Let A be an n by n matrix with characteristic polynomial $f(t)=(-1)^n t^n+a_{n-1}t^{n-1}+…+a_1 t+a_0$. Prove that $f(0)=a_0=det(A)$. deduce that A is invertible if and only if $a_0 \neq 0$.
To prove $f(0)=a_0=det(A)$ it is obvious that by definition of characteristic polynomial we can set $det(A)=f(t)$ and plug in to get the result.
$\Rightarrow$ Since we are given $f(0)=det(A)=a_0$. If $A^{-1}$=$\frac{1}{det(A)}adj(A)$, this is possible only if $det(A) \neq 0$, which implies $a_0 \neq 0$
$\Leftarrow$ Suppose $a_0 \neq 0$, then $det(A) \neq 0$. Hence the matrix A is invertible.

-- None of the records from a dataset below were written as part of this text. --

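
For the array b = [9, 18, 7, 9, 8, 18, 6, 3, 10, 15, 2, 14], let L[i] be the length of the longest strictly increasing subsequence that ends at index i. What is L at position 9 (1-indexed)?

3

dp[i] = 1 + max{dp[j] : j<i, b[j]<b[i]} (or 1 if no such j):
i:      1  2  3  4  5  6  7  8  9 10 11 12
b[i]:   9 18  7  9  8 18  6  3 10 15  2 14
dp:     1  2  1  2  2  3  1  1  3  4  1  4
At index 9 the value is 3.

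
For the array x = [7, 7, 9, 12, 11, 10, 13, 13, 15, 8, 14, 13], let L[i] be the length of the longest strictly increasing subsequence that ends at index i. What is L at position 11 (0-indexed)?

dp[i] = 1 + max{dp[j] : j<i, x[j]<x[i]} (or 1 if no such j):
i:      0  1  2  3  4  5  6  7  8  9 10 11
x[i]:   7  7  9 12 11 10 13 13 15  8 14 13
dp:     1  1  2  3  3  3  4  4  5  2  5  4
At index 11 the value is 4.

4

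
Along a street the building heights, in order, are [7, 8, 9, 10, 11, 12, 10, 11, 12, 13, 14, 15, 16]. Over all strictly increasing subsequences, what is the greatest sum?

115

Let S[i] be the best sum of a strictly increasing subsequence ending at i:
i:       1   2   3   4   5   6   7   8   9  10  11  12  13
a[i]:    7   8   9  10  11  12  10  11  12  13  14  15  16
S:       7  15  24  34  45  57  34  45  57  70  84  99 115
Maximum is 115 (e.g. 7 + 8 + 9 + 10 + 11 + 12 + 13 + 14 + 15 + 16).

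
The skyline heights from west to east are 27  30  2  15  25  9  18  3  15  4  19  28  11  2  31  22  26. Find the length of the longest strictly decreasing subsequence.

6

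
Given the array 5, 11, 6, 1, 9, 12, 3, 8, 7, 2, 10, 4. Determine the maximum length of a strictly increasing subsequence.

Track the smallest tail for each achievable length (strict):
5 → extends → [5]
11 → extends → [5, 11]
6 → replaces 11 → [5, 6]
1 → replaces 5 → [1, 6]
9 → extends → [1, 6, 9]
12 → extends → [1, 6, 9, 12]
3 → replaces 6 → [1, 3, 9, 12]
8 → replaces 9 → [1, 3, 8, 12]
7 → replaces 8 → [1, 3, 7, 12]
2 → replaces 3 → [1, 2, 7, 12]
10 → replaces 12 → [1, 2, 7, 10]
4 → replaces 7 → [1, 2, 4, 10]
Four tails, so the longest strictly increasing subsequence has length 4 (e.g. 5, 6, 9, 12).

4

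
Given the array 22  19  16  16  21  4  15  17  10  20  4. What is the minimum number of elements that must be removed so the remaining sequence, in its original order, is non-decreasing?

Fewest deletions = n − (longest non-decreasing subsequence).
i:      1  2  3  4  5  6  7  8  9 10 11
a[i]:  22 19 16 16 21  4 15 17 10 20  4
dp:     1  1  1  2  3  1  2  3  2  4  2
max dp = 4, so deletions = 11 − 4 = 7.

7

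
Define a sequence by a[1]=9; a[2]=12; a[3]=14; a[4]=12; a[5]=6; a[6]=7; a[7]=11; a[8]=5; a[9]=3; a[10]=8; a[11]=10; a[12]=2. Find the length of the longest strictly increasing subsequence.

4

Track the smallest tail for each achievable length (strict):
9 → extends → [9]
12 → extends → [9, 12]
14 → extends → [9, 12, 14]
12 → already a tail → [9, 12, 14]
6 → replaces 9 → [6, 12, 14]
7 → replaces 12 → [6, 7, 14]
11 → replaces 14 → [6, 7, 11]
5 → replaces 6 → [5, 7, 11]
3 → replaces 5 → [3, 7, 11]
8 → replaces 11 → [3, 7, 8]
10 → extends → [3, 7, 8, 10]
2 → replaces 3 → [2, 7, 8, 10]
Four tails, so the longest strictly increasing subsequence has length 4 (e.g. 6, 7, 8, 10).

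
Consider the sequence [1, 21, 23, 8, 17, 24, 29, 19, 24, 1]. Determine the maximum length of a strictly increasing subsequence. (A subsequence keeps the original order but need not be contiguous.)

Track the smallest tail for each achievable length (strict):
1 → extends → [1]
21 → extends → [1, 21]
23 → extends → [1, 21, 23]
8 → replaces 21 → [1, 8, 23]
17 → replaces 23 → [1, 8, 17]
24 → extends → [1, 8, 17, 24]
29 → extends → [1, 8, 17, 24, 29]
19 → replaces 24 → [1, 8, 17, 19, 29]
24 → replaces 29 → [1, 8, 17, 19, 24]
1 → already a tail → [1, 8, 17, 19, 24]
Five tails, so the longest strictly increasing subsequence has length 5 (e.g. 1, 21, 23, 24, 29).

5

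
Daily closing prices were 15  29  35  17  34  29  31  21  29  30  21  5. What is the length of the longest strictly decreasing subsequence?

Negate each value so 'decreasing' becomes 'increasing', then run patience tails on the negated sequence:
-15 → extends → [-15]
-29 → replaces -15 → [-29]
-35 → replaces -29 → [-35]
-17 → extends → [-35, -17]
-34 → replaces -17 → [-35, -34]
-29 → extends → [-35, -34, -29]
-31 → replaces -29 → [-35, -34, -31]
-21 → extends → [-35, -34, -31, -21]
-29 → replaces -21 → [-35, -34, -31, -29]
-30 → replaces -29 → [-35, -34, -31, -30]
-21 → extends → [-35, -34, -31, -30, -21]
-5 → extends → [-35, -34, -31, -30, -21, -5]
Six tails, so the longest strictly decreasing subsequence of the original has length 6.

6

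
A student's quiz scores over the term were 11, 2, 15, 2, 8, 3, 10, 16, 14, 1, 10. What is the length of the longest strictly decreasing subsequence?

Negate each value so 'decreasing' becomes 'increasing', then run patience tails on the negated sequence:
-11 → extends → [-11]
-2 → extends → [-11, -2]
-15 → replaces -11 → [-15, -2]
-2 → already a tail → [-15, -2]
-8 → replaces -2 → [-15, -8]
-3 → extends → [-15, -8, -3]
-10 → replaces -8 → [-15, -10, -3]
-16 → replaces -15 → [-16, -10, -3]
-14 → replaces -10 → [-16, -14, -3]
-1 → extends → [-16, -14, -3, -1]
-10 → replaces -3 → [-16, -14, -10, -1]
Four tails, so the longest strictly decreasing subsequence of the original has length 4.

4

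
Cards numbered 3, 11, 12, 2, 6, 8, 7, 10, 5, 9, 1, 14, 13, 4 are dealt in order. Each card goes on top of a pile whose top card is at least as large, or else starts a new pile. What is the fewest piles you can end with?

Place each on the leftmost legal pile:
3 → new pile 1 (tops now [3])
11 → new pile 2 (tops now [3, 11])
12 → new pile 3 (tops now [3, 11, 12])
2 → pile 1 (tops now [2, 11, 12])
6 → pile 2 (tops now [2, 6, 12])
8 → pile 3 (tops now [2, 6, 8])
7 → pile 3 (tops now [2, 6, 7])
10 → new pile 4 (tops now [2, 6, 7, 10])
5 → pile 2 (tops now [2, 5, 7, 10])
9 → pile 4 (tops now [2, 5, 7, 9])
1 → pile 1 (tops now [1, 5, 7, 9])
14 → new pile 5 (tops now [1, 5, 7, 9, 14])
13 → pile 5 (tops now [1, 5, 7, 9, 13])
4 → pile 2 (tops now [1, 4, 7, 9, 13])
Five piles.

5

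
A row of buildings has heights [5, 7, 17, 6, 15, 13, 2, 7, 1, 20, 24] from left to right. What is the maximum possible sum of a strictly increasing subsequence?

73

Let S[i] be the best sum of a strictly increasing subsequence ending at i:
i:      1  2  3  4  5  6  7  8  9 10 11
a[i]:   5  7 17  6 15 13  2  7  1 20 24
S:      5 12 29 11 27 25  2 18  1 49 73
Maximum is 73 (e.g. 5 + 7 + 17 + 20 + 24).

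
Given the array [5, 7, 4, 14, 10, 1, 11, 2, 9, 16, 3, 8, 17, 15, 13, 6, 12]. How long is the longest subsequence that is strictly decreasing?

5

Negate each value so 'decreasing' becomes 'increasing', then run patience tails on the negated sequence:
-5 → extends → [-5]
-7 → replaces -5 → [-7]
-4 → extends → [-7, -4]
-14 → replaces -7 → [-14, -4]
-10 → replaces -4 → [-14, -10]
-1 → extends → [-14, -10, -1]
-11 → replaces -10 → [-14, -11, -1]
-2 → replaces -1 → [-14, -11, -2]
-9 → replaces -2 → [-14, -11, -9]
-16 → replaces -14 → [-16, -11, -9]
-3 → extends → [-16, -11, -9, -3]
-8 → replaces -3 → [-16, -11, -9, -8]
-17 → replaces -16 → [-17, -11, -9, -8]
-15 → replaces -11 → [-17, -15, -9, -8]
-13 → replaces -9 → [-17, -15, -13, -8]
-6 → extends → [-17, -15, -13, -8, -6]
-12 → replaces -8 → [-17, -15, -13, -12, -6]
Five tails, so the longest strictly decreasing subsequence of the original has length 5.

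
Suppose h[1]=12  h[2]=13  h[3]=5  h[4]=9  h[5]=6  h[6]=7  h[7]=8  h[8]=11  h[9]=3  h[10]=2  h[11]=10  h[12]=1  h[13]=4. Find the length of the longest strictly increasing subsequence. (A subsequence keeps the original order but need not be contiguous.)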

Can someone check the logic flow? Appreciate it!
Best Answer
I get the impression that the intended answer to this question is more simple: as you noted, $a_0 = f(0) = \det(A - 0I) = \det(A)$. Since a square matrix $A$ is invertible if and only if $\det(A) \neq 0$, we have $A$ is invertible if and only if $a_0 \neq 0$.
This is basically no different from your argument, except that you justify $A^{-1}$ not existing based on the formula $A^{-1} = \frac{1}{\det(A)}\operatorname{adj}(A)$, which only makes sense if $\det(A) \neq 0$. There's a subtle issue with this logic. Specifically, $A$ being invertible, and its inverse, are not defined in terms of the above formula for $A^{-1}$.

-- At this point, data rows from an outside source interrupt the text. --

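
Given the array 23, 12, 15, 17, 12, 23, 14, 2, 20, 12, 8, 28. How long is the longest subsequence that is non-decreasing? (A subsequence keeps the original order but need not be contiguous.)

5

Let dp[i] be the length of the longest such subsequence ending at index i:
i:      1  2  3  4  5  6  7  8  9 10 11 12
a[i]:  23 12 15 17 12 23 14  2 20 12  8 28
dp:     1  1  2  3  2  4  3  1  4  3  2  5
Maximum dp value is 5.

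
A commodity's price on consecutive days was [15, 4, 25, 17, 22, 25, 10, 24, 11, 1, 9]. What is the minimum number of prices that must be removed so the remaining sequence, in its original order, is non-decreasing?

Fewest deletions = n − (longest non-decreasing subsequence).
Patience tails:
15 → extends → [15]
4 → replaces 15 → [4]
25 → extends → [4, 25]
17 → replaces 25 → [4, 17]
22 → extends → [4, 17, 22]
25 → extends → [4, 17, 22, 25]
10 → replaces 17 → [4, 10, 22, 25]
24 → replaces 25 → [4, 10, 22, 24]
11 → replaces 22 → [4, 10, 11, 24]
1 → replaces 4 → [1, 10, 11, 24]
9 → replaces 10 → [1, 9, 11, 24]
Longest non-decreasing subsequence has length 4, so deletions = 11 − 4 = 7.

7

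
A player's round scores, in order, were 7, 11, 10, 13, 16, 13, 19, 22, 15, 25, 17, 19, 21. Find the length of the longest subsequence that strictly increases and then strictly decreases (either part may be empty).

8

inc[i] = longest strictly increasing subsequence ending at i; dec[i] = longest strictly decreasing subsequence starting at i:
i:      1  2  3  4  5  6  7  8  9 10 11 12 13
a[i]:   7 11 10 13 16 13 19 22 15 25 17 19 21
inc:    1  2  2  3  4  3  5  6  4  7  5  6  7
dec:    1  2  1  1  2  1  2  2  1  2  1  1  1
Best peak at i=10 (value 25): inc=7, dec=2, length 7+2−1 = 8.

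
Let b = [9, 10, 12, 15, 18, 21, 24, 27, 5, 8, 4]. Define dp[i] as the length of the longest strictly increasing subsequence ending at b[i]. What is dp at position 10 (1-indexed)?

2

dp[i] = 1 + max{dp[j] : j<i, b[j]<b[i]} (or 1 if no such j):
i:      1  2  3  4  5  6  7  8  9 10 11
b[i]:   9 10 12 15 18 21 24 27  5  8  4
dp:     1  2  3  4  5  6  7  8  1  2  1
At index 10 the value is 2.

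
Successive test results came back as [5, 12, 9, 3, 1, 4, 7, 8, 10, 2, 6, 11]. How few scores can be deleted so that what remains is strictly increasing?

6

Fewest deletions = n − (longest strictly increasing subsequence).
Patience tails:
5 → extends → [5]
12 → extends → [5, 12]
9 → replaces 12 → [5, 9]
3 → replaces 5 → [3, 9]
1 → replaces 3 → [1, 9]
4 → replaces 9 → [1, 4]
7 → extends → [1, 4, 7]
8 → extends → [1, 4, 7, 8]
10 → extends → [1, 4, 7, 8, 10]
2 → replaces 4 → [1, 2, 7, 8, 10]
6 → replaces 7 → [1, 2, 6, 8, 10]
11 → extends → [1, 2, 6, 8, 10, 11]
Longest strictly increasing subsequence has length 6, so deletions = 12 − 6 = 6.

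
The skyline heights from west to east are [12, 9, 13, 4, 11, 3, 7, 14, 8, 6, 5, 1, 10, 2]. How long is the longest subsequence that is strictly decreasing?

6

Let dp[i] be the longest strictly decreasing subsequence ending at i:
i:      1  2  3  4  5  6  7  8  9 10 11 12 13 14
a[i]:  12  9 13  4 11  3  7 14  8  6  5  1 10  2
dp:     1  2  1  3  2  4  3  1  3  4  5  6  3  6
Maximum is 6.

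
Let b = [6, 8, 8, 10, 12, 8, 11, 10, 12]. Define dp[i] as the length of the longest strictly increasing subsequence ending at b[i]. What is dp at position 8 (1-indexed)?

dp[i] = 1 + max{dp[j] : j<i, b[j]<b[i]} (or 1 if no such j):
i:      1  2  3  4  5  6  7  8  9
b[i]:   6  8  8 10 12  8 11 10 12
dp:     1  2  2  3  4  2  4  3  5
At index 8 the value is 3.

3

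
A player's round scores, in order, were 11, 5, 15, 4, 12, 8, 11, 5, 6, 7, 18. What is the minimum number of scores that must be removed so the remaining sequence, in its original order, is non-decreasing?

Fewest deletions = n − (longest non-decreasing subsequence).
i:      1  2  3  4  5  6  7  8  9 10 11
a[i]:  11  5 15  4 12  8 11  5  6  7 18
dp:     1  1  2  1  2  2  3  2  3  4  5
max dp = 5, so deletions = 11 − 5 = 6.

6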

This formula is a theorem proven about inverses, and as you've pointed out, it only really makes sense when $\det(A) \neq 0$. However, there's nothing to say, prima facie, that this formula for inverses doesn't just fail whenever $\det(A) = 0$. That is, it might be the case that this formula provides the inverse of $A$ whenever $\det(A) \neq 0$, but some other method needs to be employed in the case where $\det(A) = 0$.
To take an analogous example from power series, given a power series $\sum_{n=0}^\infty a_n x^n$, we can compute the radius of convergence to be $$\lim_{n \to \infty} \frac{a_n}{a_{n+1}},$$ wherever the above limit exists and is finite. If the limit doesn't exist, then there is still a radius of convergence, but it cannot be found using this formula. It would therefore be incorrect to assume, based on this formula, that the limit must exist whenever the radius of convergence exists.
All that said, it is, of course, true that $\det(A) \neq 0$ whenever $A$ is invertible; it's just a separate result.